Le montant total du programme d’investissements sera de 3 à 4% du PIB – soit 60 à 80 Md€.

Par comparaison le plan Juncker prévoit un volume d’investissements de 315 Md€ sur la période 2015-2017 soit 2,2% du PIB de l’UE et le Programme d’Investissements d’Avenir en exécution depuis 2010 en France porte sur une enveloppe globale de 47 Md€.

Compte tenu de l’état des finances publics du pays et pour optimiser le retour sur actifs, le programme d’investissements sera financé par un appel public à l’épargne

comprenant une tranche en capital et des tranches obligataires (cf. Annexe 3 – Structure de financement). La tranche en capital permettra aux particuliers de s’approprier les actifs ainsi constitués et d’être pleinement associés à leur gestion et à leur rendement. L’ensemble de l’opération sera autofinancé et le rendement global des titres émis sera couvert par un fléchage des bénéfices générés.

[1] Protection maternelle et infantile, Aide sociale à l’enfance, RSA, Allocation personnalisée d’autonomie, Prestation de compensation de l’handicap.

[2] A paraître en février 2017.

ANNEXE 1 – Carte des territoires

sans-titre

ANNEXE 2 – Les besoins d’investissement en infrastructure

Selon le think tank Infrastructure France, la remise à niveau de l’ensemble des infrastructures nationales françaises coûterait 50 Md €. Ce constat est fondé sur l’observation que l’attractivité et la compétitivité de la France se sont considérablement dégradées au cours des dernières années. Ainsi, pour le fer, la France était classée 2ème mondial en 2008, elle est aujourd’hui 6ème ; les ports sont passés de la 10ème place à la 26ème ; les aéroports de la 5ème à la 15ème et la distribution d’électricité de la 4ème à la 14ème.

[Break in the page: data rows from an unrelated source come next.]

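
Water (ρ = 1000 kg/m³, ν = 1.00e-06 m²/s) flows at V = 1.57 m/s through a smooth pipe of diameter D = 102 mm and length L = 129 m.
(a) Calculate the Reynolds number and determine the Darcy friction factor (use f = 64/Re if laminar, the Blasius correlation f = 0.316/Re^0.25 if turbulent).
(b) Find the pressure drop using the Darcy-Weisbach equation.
(a) Re = V·D/ν = 1.57·0.102/1.00e-06 = 160140 → turbulent (Re > 4000); f = 0.316/Re^0.25 = 0.316/160140^0.25 = 0.015797 (Blasius is strictly valid for Re ≲ 1e5; used here as the smooth-pipe estimate the problem specifies)
(b) Darcy-Weisbach: ΔP = f·(L/D)·½ρV²/1000 = 0.015797·(129/0.102)·½·1000·1.57²/1000 = 24.62 kPa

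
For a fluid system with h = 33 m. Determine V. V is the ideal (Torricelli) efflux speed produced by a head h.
Formula: V = \sqrt{2 g h}
V = √(2·9.81·33) = 25.45 m/s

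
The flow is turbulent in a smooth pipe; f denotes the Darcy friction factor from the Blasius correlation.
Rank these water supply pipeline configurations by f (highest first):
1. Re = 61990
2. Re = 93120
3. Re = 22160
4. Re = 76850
Case 1: f = 0.02003
Case 2: f = 0.01809
Case 3: f = 0.0259
Case 4: f = 0.01898
Ranking (highest first): 3, 1, 4, 2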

Le réseau fluvial est sous utilisé et délabré (il représente 25% du réseau européen mais assure 4% du transport de marchandises contre 12% en Allemagne et 14% en Belgique) ; le réseau d’eau connait jusqu’à 50% de fuites dans certaines régions et 1 litre sur 5 est perdu en moyenne ; les embouteillages coûtent 17 Md € ; le coût des pollutions de l’air est évalué à 101 Md € et 45 000 décès sont dus aux particules fines et l’ozone ; 3,6 millions de sources lumineuses sont excessivement énergivores alors qu’une économie de 70% est possible ; les catastrophes naturelles coûtent un cinquantaine de Md € et 72 000 ponts sont actuellement menacé.

En termes de qualité de service, 1 TGV sur 5 est en retard ou annulé, les coupures électriques représentent près de 4 heures en moyenne par an et par ménage, un automobiliste passe 35 heures par an dans des embouteillages et il y a 150 accidents ferroviaires par an contre 85 en Grande-Bretagne.

ANNEXE 3 – Structure de financement

Afin d’optimiser l’effet de levier et de tirer avantage de la faiblesse des taux d’intérêt, le fonds qui portera le programme serait structuré sur le modèle du European Fund for Strategic Investment du Plan Juncker soit une émission d’actions de 5 Md€ couplée à une émission obligataire de 15 Md€. L’émission obligataire servirait de garantie de first loss protection à une levée de fonds (par exemple sous la forme de project bonds ou de syndicated project loans) de 4 fois son montant générant ainsi un volume d’investissements potentiels de 75 Md€ (3,75% du PIB).

Certains actifs publics concernés par le programme d’investissements pourraient être privatisés à l’instar de ce qui a été réalisé au Royaume-Uni pour les secteurs de l’énergie, des télécommunications, de l’eau et du ferroviaire. Un opérateur public indépendant serait alors créé pour établir les redevances des actifs sur le modèle de Base d’Actifs Régulés (B.A.R).